Mathématicien de formation, ingénieur, il a été directeur national des Mines, de 1980 à 1985, avant d’intégrer la Société des mines de l’Aïr (Somaïr), dont il a été le secrétaire général. Il démissionne en 1991 pour se consacrer au parti qu’il a fondé quelques mois auparavant avec d’anciens compagnons, le Parti nigérien pour la démocratie et le socialisme (PNDS-Tarayya), sous la bannière rose duquel il a été élu à la magistrature suprême, le 12 mars 2011. C’était sa cinquième candidature depuis 1993.

Premier Cercle

Au bureau à 7 h 30 chaque matin (une demi-heure avant l’horaire officiel de l’administration), il reçoit pendant une heure ses principaux conseillers, avant de passer à la correspondance puis aux audiences. « Il lit énormément la presse lui-même, et pas seulement les notes que lui transmettent ses services », ajoute un familier du Palais. Il délègue peu. En tout cas, rares sont les décisions qui ne passent pas par lui et son premier cercle de collaborateurs. Celui-ci est composé quasi exclusivement de fidèles du PNDS-Tarayya, parmi lesquels son directeur de cabinet, Hassoumi Massaoudou, son ministre des Affaires étrangères, Mohamed Bazoum, et son ministre du Pétrole et de l’Énergie, Foumakoye Gado.

Ce qui compte selon lui, c’est "la force des arguments, pas les arguments de la force".

Internationale socialiste

Très respectueux des procédures et profondément démocrate, le chef de l’État nigérien est parfois trahi par sa bonne foi. Comme lorsqu’il a reconnu devant l’ex-ambassadrice américaine Bernadette Allen, médusée par sa « franchise », s’être « fait rouler » par l’ancien président Mamadou Tandja lorsque celui-ci lui avait assuré qu’il ne briguerait pas un nouveau mandat, selon un câble diplomatique de juillet 2009 dévoilé par WikiLeaks. À la différence de Tandja, Issoufou pense aider davantage son pays en restaurant sa crédibilité internationale sur les plans politique et économique, en communiquant sur ses points de vue, ses stratégies, ses atouts et ses besoins – ce à quoi il s’emploie en voyageant fréquemment -, plutôt qu’en se livrant à des bras de fer avec les Occidentaux.

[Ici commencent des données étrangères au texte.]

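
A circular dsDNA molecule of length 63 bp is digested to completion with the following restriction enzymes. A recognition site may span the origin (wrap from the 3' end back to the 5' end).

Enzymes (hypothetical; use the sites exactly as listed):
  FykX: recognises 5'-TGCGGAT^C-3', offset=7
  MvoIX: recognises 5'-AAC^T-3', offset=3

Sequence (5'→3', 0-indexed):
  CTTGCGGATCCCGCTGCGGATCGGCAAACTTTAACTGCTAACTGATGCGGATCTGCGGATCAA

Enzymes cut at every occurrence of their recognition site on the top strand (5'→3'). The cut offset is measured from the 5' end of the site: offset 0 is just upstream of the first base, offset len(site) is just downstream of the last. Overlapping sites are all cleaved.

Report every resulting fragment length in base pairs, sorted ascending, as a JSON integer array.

[4,6,7,8,8,8,10,12]

Scan for sites:
  FykX TGCGGATC/7: at [2, 14, 45, 53] ⇒ [9, 21, 52, 60]
  MvoIX AACT/3: at [26, 32, 39, 61] ⇒ [1, 29, 35, 42]

Pooled cuts: [1, 9, 21, 29, 35, 42, 52, 60]

Fragments:
  1→9: 8 bp
  9→21: 12 bp
  21→29: 8 bp
  29→35: 6 bp
  35→42: 7 bp
  42→52: 10 bp
  52→60: 8 bp
  60→1 (wrap): 63-60+1 = 4 bp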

Les passes d’armes de Tandja avec Paris sur la question de l’uranium « n’étaient que de la propagande destinée à préparer les esprits à la violation de la Constitution », persifle-t-on dans l’entourage du nouveau président.

Engagé dans une politique de réformes profondes et de projets à long terme, accordant une grande place à la planification rationnelle, Mahamadou Issoufou, en bon socialiste – il est vice-président de l’Internationale -, veille cependant à garder une marge de manoeuvre financière pour améliorer le quotidien des plus modestes (électrification des campagnes, baisse des prix des produits et services de première nécessité…).

Il s’efforce aussi de conserver les liens directs qu’il a tissés avec ses concitoyens lors des nombreux déplacements sur le terrain qu’il effectuait lorsqu’il était dans l’opposition, déplacements au cours desquels, assurent ses conseillers, il aurait visité plus de la moitié des 10 000 villages du pays.